The Taoiseach is expected to travel to England over the coming days
to hold further meetings with survivors of the Magdalene Laundries.
Enda
Kenny revealed plans for the trip as he accused Fianna Fáil of showing
disrespect for the women by pressing ahead with last night’s Dáil motion
calling for a state apology.
Fianna Fáil announced the motion
before Mr Kenny’s meeting with six victims on Monday when he signalled
that an apology would be issued next Tuesday.
During Leaders’
Questions, Mr Kenny suggested Fianna Fáil should withdraw the motion,
pending a Dáil discussion next week on the Magdalene Laundries report by
Martin McAleese.
“I would have thought that having given a
clear signal of what we would like to do here, that a political motion
put in this way shows scant respect for the authors of the report and
less respect for the persons for whom it’s about,” Mr Kenny said.
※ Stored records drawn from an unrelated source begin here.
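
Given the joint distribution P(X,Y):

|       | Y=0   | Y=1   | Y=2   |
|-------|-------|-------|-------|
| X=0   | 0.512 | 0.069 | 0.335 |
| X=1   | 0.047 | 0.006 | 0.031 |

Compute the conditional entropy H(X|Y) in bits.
0.4161 bits

H(X|Y) = H(X,Y) - H(Y)

H(X,Y) = -Σ_{x,y} P(x,y) log₂ P(x,y). Per-cell terms -P(x,y)·log₂P(x,y):
  X=0: 0.49448, 0.26615, 0.52855
  X=1: 0.20733, 0.04428, 0.15536
Sum of the 6 terms: H(X,Y) = 1.69615 bits

Marginal of Y (column sums):
  P(Y=0) = 0.512 + 0.047 = 0.559
  P(Y=1) = 0.069 + 0.006 = 0.075
  P(Y=2) = 0.335 + 0.031 = 0.366
H(Y) = -[0.559·log₂(0.559) + 0.075·log₂(0.075) + 0.366·log₂(0.366)]
  = 0.46905 + 0.28027 + 0.53073 = 1.28005 bits

H(X|Y) = H(X,Y) - H(Y) = 1.69615 - 1.28005 = 0.4161 bits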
Earlier, Fianna Fáil moved to prevent the motion from backfiring,
issuing a statement saying it was “time to put politics aside and unite
in an apology”.
Its justice spokesman, Niall Collins, said the
motion focused on more than just the need for an apology “but also on
the need for a thorough and co-ordinated response from the State to the
McAleese report”.
Fianna Fáil is proposing the establishment
of a unit within the Department of Justice to handle all forms of
redress for the Magdalene survivors.
Mr Kenny told the Dáil:
“It’s quite complex in the various circumstances and directions from
which and through which people arrived at the Magdalene Laundries and
the difficulties that they encountered.”
The Taoiseach praised
the women who met him on Monday and “the way they spoke, their stories,
their personal accounts of their childhood and their reflections 50
years on”.
He repeated the words of one woman who said “there
is a corridor in my mind and I never go into the room in the back cause
it’s there every day, every day”.
Mr Kenny told the Dáil: “I hope before the weekend to have a couple of other engagements, both here and abroad.”
Transport Minister Leo Varadkar said he expected there will be an
apology but “the nature of the apology has to be worked out”.